Wagoner knew it was a good move for GM to have Lutz, and it was. Now Wagoner will take a second bullet, apparently serving as the scapegoat for GM's troubles. He will get little or no recognition for the progress GM has made with its product line these past few years.
Having watched the domestic industry decline over the past decades, I'd submit that some of the blame can be placed at the feet of current execs, but they inherited a lot of problems that simply can't be easily fixed. The "legacy" costs GM must bear -- retirement and health care for past employees, for instance -- add more to the cost of a GM vehicle than the cost of steel. I am not arguing against benefits, but when companies like Hyundai and Honda don't have those costs, it is difficult for U.S. companies to compete.
Shed no tears for Wagoner: He'll be fine.

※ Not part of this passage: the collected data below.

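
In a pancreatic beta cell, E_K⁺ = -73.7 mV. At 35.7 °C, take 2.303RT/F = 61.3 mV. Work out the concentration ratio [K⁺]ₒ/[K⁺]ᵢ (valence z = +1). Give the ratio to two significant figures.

0.063

log₁₀([out]/[in]) = E·z/(61.3) = -73.7 × 1 / 61.3 = -1.2023
[out]/[in] = 10^(-1.2023) = 0.06276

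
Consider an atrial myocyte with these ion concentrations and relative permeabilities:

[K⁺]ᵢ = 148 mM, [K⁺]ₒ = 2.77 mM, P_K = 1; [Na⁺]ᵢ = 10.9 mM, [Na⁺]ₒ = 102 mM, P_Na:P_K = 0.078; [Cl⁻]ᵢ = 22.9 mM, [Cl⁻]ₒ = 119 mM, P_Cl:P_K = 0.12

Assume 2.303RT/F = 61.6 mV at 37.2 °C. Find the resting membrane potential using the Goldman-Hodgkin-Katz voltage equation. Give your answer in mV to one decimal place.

-66.7 mV

Vm = 61.6 · log₁₀[(Σ P·[cation]ₒ + Σ P·[anion]ᵢ) / (Σ P·[cation]ᵢ + Σ P·[anion]ₒ)]
Numerator = 1×2.77 + 0.078×102 + 0.12×22.9 = 13.47
Denominator = 1×148 + 0.078×10.9 + 0.12×119 = 163.1
Vm = 61.6 · log₁₀(0.082597) = 61.6 × (-1.0830) = -66.72 mV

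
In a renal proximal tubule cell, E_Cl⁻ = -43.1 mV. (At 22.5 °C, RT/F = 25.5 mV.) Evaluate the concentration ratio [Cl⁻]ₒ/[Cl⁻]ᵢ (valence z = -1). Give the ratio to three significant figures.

5.42

ln([out]/[in]) = E·z/(25.5) = -43.1 × -1 / 25.5 = 1.6902
[out]/[in] = e^(1.6902) = 5.421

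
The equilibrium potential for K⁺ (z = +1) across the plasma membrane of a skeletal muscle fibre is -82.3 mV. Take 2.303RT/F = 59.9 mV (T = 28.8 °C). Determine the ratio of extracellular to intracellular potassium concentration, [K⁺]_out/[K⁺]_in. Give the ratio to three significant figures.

log₁₀([out]/[in]) = E·z/(59.9) = -82.3 × 1 / 59.9 = -1.3740
[out]/[in] = 10^(-1.3740) = 0.04227

0.0423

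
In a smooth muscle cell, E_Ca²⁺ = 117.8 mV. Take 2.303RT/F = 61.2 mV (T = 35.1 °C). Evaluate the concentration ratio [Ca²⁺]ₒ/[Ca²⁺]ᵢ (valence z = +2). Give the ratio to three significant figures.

log₁₀([out]/[in]) = E·z/(61.2) = 117.8 × 2 / 61.2 = 3.8497
[out]/[in] = 10^(3.8497) = 7074

7070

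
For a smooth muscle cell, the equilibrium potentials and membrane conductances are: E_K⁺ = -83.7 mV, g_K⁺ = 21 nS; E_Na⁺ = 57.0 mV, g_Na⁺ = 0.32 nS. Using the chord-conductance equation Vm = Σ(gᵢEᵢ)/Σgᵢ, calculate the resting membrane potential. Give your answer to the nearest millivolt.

Σ gᵢEᵢ = 21·(-83.7) + 0.32·(57.0) = -1739.46
Σ gᵢ = 21 + 0.32 = 21.32
Vm = -1739.46 / 21.32 = -81.59 mV

-82 mV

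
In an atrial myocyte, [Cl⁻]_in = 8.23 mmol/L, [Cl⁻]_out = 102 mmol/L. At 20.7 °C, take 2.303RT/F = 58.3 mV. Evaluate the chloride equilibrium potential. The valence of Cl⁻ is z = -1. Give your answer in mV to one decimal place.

E = (58.3/z) · log₁₀([Cl⁻]_out/[Cl⁻]_in) with z = -1.
For an anion, dividing by z = -1 reverses the sign.
= (58.3/-1) · log₁₀(102/8.23) = -58.30 · log₁₀(12.39)
= -58.30 · (1.0932) = -63.73 mV

-63.7 mV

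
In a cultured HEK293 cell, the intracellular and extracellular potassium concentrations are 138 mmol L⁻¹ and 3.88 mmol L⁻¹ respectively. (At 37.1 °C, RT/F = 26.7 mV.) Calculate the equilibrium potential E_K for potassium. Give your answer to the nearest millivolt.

-95 mV

E = (26.7/z) · ln([K⁺]_out/[K⁺]_in) with z = +1.
= (26.7/1) · ln(3.88/138) = 26.70 · ln(0.02812)
= 26.70 · (-3.5714) = -95.36 mV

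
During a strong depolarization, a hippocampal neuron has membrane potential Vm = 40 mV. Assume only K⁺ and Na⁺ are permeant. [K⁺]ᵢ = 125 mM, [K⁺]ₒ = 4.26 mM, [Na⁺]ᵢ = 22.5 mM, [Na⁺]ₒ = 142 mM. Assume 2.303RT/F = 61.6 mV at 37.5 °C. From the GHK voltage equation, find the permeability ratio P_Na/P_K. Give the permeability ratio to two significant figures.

13

Let α = P_Na/P_K. GHK: Vm = 61.6·log₁₀[(Kₒ + α·Naₒ)/(Kᵢ + α·Naᵢ)].
10^(Vm/61.6) = 10^(40.0/61.6) = 4.4602
So 4.4602·(Kᵢ + α·Naᵢ) = Kₒ + α·Naₒ → α = (4.4602·125.0 − 4.26) / (142.0 − 4.4602·22.5)
α = (557.5 − 4.26) / (142.0 − 100.4) = 553.3/41.65 = 13.28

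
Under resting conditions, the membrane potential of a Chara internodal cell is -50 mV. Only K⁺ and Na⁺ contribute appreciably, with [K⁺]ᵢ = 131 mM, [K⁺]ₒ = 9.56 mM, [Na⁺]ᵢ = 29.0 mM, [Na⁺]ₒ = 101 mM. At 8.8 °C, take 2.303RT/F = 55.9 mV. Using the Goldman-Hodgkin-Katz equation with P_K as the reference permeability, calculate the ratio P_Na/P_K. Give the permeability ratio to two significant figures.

Let α = P_Na/P_K. GHK: Vm = 55.9·log₁₀[(Kₒ + α·Naₒ)/(Kᵢ + α·Naᵢ)].
10^(Vm/55.9) = 10^(-50.0/55.9) = 0.12751
So 0.12751·(Kᵢ + α·Naᵢ) = Kₒ + α·Naₒ → α = (0.12751·131.0 − 9.56) / (101.0 − 0.12751·29.0)
α = (16.7 − 9.56) / (101.0 − 3.698) = 7.144/97.3 = 0.07342

0.073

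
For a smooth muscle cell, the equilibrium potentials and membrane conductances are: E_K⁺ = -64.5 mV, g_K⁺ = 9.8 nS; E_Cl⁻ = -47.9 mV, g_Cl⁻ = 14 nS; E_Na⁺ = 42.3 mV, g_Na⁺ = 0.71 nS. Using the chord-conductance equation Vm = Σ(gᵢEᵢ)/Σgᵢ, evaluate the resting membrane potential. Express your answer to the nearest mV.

-52 mV

Σ gᵢEᵢ = 9.8·(-64.5) + 14·(-47.9) + 0.71·(42.3) = -1272.67
Σ gᵢ = 9.8 + 14 + 0.71 = 24.51
Vm = -1272.67 / 24.51 = -51.92 mV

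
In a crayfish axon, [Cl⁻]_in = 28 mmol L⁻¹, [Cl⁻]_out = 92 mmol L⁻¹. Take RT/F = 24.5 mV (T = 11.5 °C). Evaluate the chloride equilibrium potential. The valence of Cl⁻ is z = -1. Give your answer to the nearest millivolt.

E = (24.5/z) · ln([Cl⁻]_out/[Cl⁻]_in) with z = -1.
For an anion, dividing by z = -1 reverses the sign.
= (24.5/-1) · ln(92/28) = -24.50 · ln(3.286)
= -24.50 · (1.1896) = -29.14 mV

-29 mV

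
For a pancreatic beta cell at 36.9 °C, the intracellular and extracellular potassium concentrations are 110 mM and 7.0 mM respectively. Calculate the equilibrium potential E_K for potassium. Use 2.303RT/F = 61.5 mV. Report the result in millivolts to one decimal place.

E = (61.5/z) · log₁₀([K⁺]_out/[K⁺]_in) with z = +1.
= (61.5/1) · log₁₀(7.0/110) = 61.50 · log₁₀(0.06364)
= 61.50 · (-1.1963) = -73.57 mV

-73.6 mV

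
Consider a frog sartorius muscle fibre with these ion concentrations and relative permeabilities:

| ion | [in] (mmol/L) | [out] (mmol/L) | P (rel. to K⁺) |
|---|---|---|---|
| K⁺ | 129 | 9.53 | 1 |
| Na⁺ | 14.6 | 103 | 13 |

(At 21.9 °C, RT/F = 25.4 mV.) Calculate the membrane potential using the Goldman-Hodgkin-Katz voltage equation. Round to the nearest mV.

37 mV

Vm = 25.4 · ln[(Σ P·[cation]ₒ + Σ P·[anion]ᵢ) / (Σ P·[cation]ᵢ + Σ P·[anion]ₒ)]
Numerator = 1×9.53 + 13×103 = 1349
Denominator = 1×129 + 13×14.6 = 318.8
Vm = 25.4 · ln(4.23) = 25.4 × (1.4422) = 36.63 mV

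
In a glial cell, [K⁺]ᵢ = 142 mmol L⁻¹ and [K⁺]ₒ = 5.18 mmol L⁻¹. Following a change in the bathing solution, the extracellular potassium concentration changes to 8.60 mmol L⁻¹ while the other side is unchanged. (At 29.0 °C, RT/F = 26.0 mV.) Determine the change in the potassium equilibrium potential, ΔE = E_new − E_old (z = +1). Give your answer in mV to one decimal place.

13.2 mV

E_old = (26.0/1)·ln(5.18/142) = -86.09 mV
E_new = (26.0/1)·ln(8.60/142) = -72.91 mV
ΔE = -72.91 − (-86.09) = 13.18 mV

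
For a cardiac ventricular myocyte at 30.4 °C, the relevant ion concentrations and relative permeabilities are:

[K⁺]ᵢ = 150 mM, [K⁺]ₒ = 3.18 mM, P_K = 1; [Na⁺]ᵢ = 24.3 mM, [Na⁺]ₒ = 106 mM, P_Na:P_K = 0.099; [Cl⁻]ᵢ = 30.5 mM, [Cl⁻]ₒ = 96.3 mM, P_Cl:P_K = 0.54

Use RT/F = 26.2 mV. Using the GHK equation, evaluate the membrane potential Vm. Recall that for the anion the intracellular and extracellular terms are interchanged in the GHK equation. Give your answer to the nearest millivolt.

Vm = 26.2 · ln[(Σ P·[cation]ₒ + Σ P·[anion]ᵢ) / (Σ P·[cation]ᵢ + Σ P·[anion]ₒ)]
Numerator = 1×3.18 + 0.099×106 + 0.54×30.5 = 30.14
Denominator = 1×150 + 0.099×24.3 + 0.54×96.3 = 204.4
Vm = 26.2 · ln(0.14747) = 26.2 × (-1.9141) = -50.15 mV

-50 mV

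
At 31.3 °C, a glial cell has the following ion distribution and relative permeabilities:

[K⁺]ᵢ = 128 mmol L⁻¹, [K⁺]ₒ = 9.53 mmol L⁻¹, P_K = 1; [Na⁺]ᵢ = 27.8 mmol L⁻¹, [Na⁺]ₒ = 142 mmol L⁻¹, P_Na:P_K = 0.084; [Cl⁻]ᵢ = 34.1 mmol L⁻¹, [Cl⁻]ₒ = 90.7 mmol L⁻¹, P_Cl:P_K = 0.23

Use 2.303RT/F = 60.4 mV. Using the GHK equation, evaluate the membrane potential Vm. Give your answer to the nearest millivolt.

Vm = 60.4 · log₁₀[(Σ P·[cation]ₒ + Σ P·[anion]ᵢ) / (Σ P·[cation]ᵢ + Σ P·[anion]ₒ)]
Numerator = 1×9.53 + 0.084×142 + 0.23×34.1 = 29.3
Denominator = 1×128 + 0.084×27.8 + 0.23×90.7 = 151.2
Vm = 60.4 · log₁₀(0.19379) = 60.4 × (-0.7127) = -43.04 mV

-43 mV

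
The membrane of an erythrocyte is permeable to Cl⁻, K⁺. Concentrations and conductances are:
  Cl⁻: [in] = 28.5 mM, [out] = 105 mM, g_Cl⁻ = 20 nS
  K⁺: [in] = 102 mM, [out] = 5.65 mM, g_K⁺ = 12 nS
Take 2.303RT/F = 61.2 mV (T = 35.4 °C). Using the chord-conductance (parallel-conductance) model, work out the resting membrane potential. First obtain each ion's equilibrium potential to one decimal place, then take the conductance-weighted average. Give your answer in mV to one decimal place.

-50.5 mV

E_Cl⁻ = (61.2/-1)·log₁₀(105/28.5) = -34.7 mV
E_K⁺ = (61.2/1)·log₁₀(5.65/102) = -76.9 mV
Vm = (Σ gᵢEᵢ)/(Σ gᵢ) = (20·-34.7 + 12·-76.9) / (20 + 12)
= -1616.80 / 32 = -50.53 mV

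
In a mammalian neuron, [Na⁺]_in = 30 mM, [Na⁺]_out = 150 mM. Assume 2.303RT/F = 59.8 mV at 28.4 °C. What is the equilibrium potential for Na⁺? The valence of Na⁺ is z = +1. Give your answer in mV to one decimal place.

41.8 mV

E = (59.8/z) · log₁₀([Na⁺]_out/[Na⁺]_in) with z = +1.
= (59.8/1) · log₁₀(150/30) = 59.80 · log₁₀(5)
= 59.80 · (0.6990) = 41.80 mV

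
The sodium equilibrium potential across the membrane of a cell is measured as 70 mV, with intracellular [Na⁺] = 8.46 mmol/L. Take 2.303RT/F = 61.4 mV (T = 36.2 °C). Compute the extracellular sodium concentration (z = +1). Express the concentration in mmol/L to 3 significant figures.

117 mmol/L

Nernst: E = (61.4/1) · log₁₀([out]/[in]), so log₁₀([out]/[in]) = 70.0 × 1 / 61.4 = 1.1401.
[out]/[in] = 10^(1.1401) = 13.81.
[out] = 13.81 × 8.46 = 116.8 mmol/L.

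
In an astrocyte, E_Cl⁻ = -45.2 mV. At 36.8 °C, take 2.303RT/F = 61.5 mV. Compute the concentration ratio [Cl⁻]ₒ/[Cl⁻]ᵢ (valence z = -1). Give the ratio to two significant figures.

5.4

log₁₀([out]/[in]) = E·z/(61.5) = -45.2 × -1 / 61.5 = 0.7350
[out]/[in] = 10^(0.7350) = 5.432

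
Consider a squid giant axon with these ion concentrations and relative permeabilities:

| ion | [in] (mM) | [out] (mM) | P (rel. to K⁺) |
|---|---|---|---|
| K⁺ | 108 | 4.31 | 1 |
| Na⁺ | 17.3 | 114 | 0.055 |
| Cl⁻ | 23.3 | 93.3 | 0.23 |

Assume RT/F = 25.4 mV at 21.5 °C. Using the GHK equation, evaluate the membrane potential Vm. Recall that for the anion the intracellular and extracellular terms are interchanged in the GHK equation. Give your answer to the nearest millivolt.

Vm = 25.4 · ln[(Σ P·[cation]ₒ + Σ P·[anion]ᵢ) / (Σ P·[cation]ᵢ + Σ P·[anion]ₒ)]
Numerator = 1×4.31 + 0.055×114 + 0.23×23.3 = 15.94
Denominator = 1×108 + 0.055×17.3 + 0.23×93.3 = 130.4
Vm = 25.4 · ln(0.12222) = 25.4 × (-2.1019) = -53.39 mV

-53 mV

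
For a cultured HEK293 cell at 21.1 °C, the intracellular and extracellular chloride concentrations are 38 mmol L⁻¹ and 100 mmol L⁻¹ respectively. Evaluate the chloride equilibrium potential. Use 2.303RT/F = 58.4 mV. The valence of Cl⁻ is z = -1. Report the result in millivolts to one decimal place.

-24.5 mV

E = (58.4/z) · log₁₀([Cl⁻]_out/[Cl⁻]_in) with z = -1.
For an anion, dividing by z = -1 reverses the sign.
= (58.4/-1) · log₁₀(100/38) = -58.40 · log₁₀(2.632)
= -58.40 · (0.4202) = -24.54 mV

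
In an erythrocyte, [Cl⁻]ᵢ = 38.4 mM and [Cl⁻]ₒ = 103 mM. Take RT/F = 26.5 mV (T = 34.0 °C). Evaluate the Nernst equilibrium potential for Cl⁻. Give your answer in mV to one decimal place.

E = (26.5/z) · ln([Cl⁻]_out/[Cl⁻]_in) with z = -1.
For an anion, dividing by z = -1 reverses the sign.
= (26.5/-1) · ln(103/38.4) = -26.50 · ln(2.682)
= -26.50 · (0.9867) = -26.15 mV

-26.1 mV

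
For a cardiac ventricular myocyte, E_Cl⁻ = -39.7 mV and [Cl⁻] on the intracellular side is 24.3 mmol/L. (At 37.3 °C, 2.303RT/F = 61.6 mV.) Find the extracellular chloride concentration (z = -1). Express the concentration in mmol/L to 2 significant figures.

110 mmol/L

Nernst: E = (61.6/-1) · log₁₀([out]/[in]), so log₁₀([out]/[in]) = -39.7 × -1 / 61.6 = 0.6445.
[out]/[in] = 10^(0.6445) = 4.41.
[out] = 4.41 × 24.3 = 107.2 mmol/L.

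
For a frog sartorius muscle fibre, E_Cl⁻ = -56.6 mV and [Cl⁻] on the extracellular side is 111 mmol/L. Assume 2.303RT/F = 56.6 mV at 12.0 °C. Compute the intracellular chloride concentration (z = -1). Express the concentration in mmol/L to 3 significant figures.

11.1 mmol/L

Nernst: E = (56.6/-1) · log₁₀([out]/[in]), so log₁₀([out]/[in]) = -56.6 × -1 / 56.6 = 1.0000.
[out]/[in] = 10^(1.0000) = 10.
[in] = 111 / 10 = 11.1 mmol/L.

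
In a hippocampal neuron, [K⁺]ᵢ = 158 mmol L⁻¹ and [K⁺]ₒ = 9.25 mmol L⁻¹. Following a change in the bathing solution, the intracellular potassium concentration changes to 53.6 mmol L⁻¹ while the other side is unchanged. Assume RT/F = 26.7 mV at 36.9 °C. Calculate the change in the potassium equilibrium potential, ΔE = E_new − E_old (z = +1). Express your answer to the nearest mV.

E_old = (26.7/1)·ln(9.25/158) = -75.77 mV
E_new = (26.7/1)·ln(9.25/53.6) = -46.91 mV
ΔE = -46.91 − (-75.77) = 28.86 mV

29 mV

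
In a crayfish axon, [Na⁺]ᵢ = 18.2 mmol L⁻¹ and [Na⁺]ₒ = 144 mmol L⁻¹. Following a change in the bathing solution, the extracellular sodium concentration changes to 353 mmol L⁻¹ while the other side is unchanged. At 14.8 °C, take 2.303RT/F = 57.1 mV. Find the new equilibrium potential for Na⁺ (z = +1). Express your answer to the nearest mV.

74 mV

After the shift: [Na⁺]_out = 353, [Na⁺]_in = 18.2 mmol L⁻¹.
E_new = (57.1/1)·log₁₀(353/18.2) = 57.10 · (1.2877) = 73.53 mV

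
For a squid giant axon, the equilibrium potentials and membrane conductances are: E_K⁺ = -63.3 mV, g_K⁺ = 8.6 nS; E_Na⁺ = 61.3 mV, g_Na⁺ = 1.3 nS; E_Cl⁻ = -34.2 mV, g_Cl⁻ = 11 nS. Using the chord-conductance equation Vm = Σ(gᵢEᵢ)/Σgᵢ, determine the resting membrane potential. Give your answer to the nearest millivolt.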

And requiring his resignation will likely be seen as a win-win in terms of public relations for Obama: If GM improves, it will be seen as a result of the President's deft leadership. If GM doesn't improve, Omaba's spinners can suggest that Wagoner and his team dropped the ball and let it roll so far away that no one could retrieve it. But hey, we tried!
It wil be fascinating to see where GM stock ends up at market closing Monday. A positive reaction will be license for the administration to take more of an active role in replacing executives in private industry. A negative reaction -- well, we'll know soon enough, won't we?